According to Karna, the MCC ratification has definitely boosted bilateral ties and the visits are aimed at building goodwill after Nepal’s positive response.
“The decades of 1960s and 70s were a watershed moment in Nepal-US ties and recent developments have indicated a similar kind of phenomenon in bilateral ties,” Karna told the Post. “Given the way Prime Minister Deuba played a smart game in MCC ratification, they are personally happy with him which has put Nepal under their sphere of interest. It seems the US has accorded Nepal priority. But the convergence of our interests is the key because we have to balance our ties with India, China, and the US. Otherwise we will run the risk of failing and no country will trust us.”
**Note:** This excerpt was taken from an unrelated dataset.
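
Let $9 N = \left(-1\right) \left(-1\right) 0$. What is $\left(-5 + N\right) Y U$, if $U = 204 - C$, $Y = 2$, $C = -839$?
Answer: $-10430$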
Experts, diplomats and observers say how Nepal balances itself with its immediate neighbours like India and China and major powers like the US remains the key challenges in its foreign policy conduct.
“For that, we need institutions, the Foreign Ministry should have strong institutional memory and we should do extra homework,” said Prem Khanal, assistant professor at the Department of Internal Relations and Diplomacy at Tribhuvan University. “A nuanced foreign policy after long brainstorming among major political parties is a must.”
According to Khanal, the passage of MCC is just one step, as the implementation part is a long way to go.
“That could be one reason why Americans are continuously flying to Kathmandu. Ahead of the MCC ratification, we saw extreme geopolitical rivalry between the US and China. Washington knows MCC’s failure in Nepal would have been a serious setback for it,” said Khanal.
“But the key issue is—are we prepared? Are we doing adequate homework to steer clear of possible geopolitical games? The visits from the US or any friendly nations are fine. We need to make the most of them.”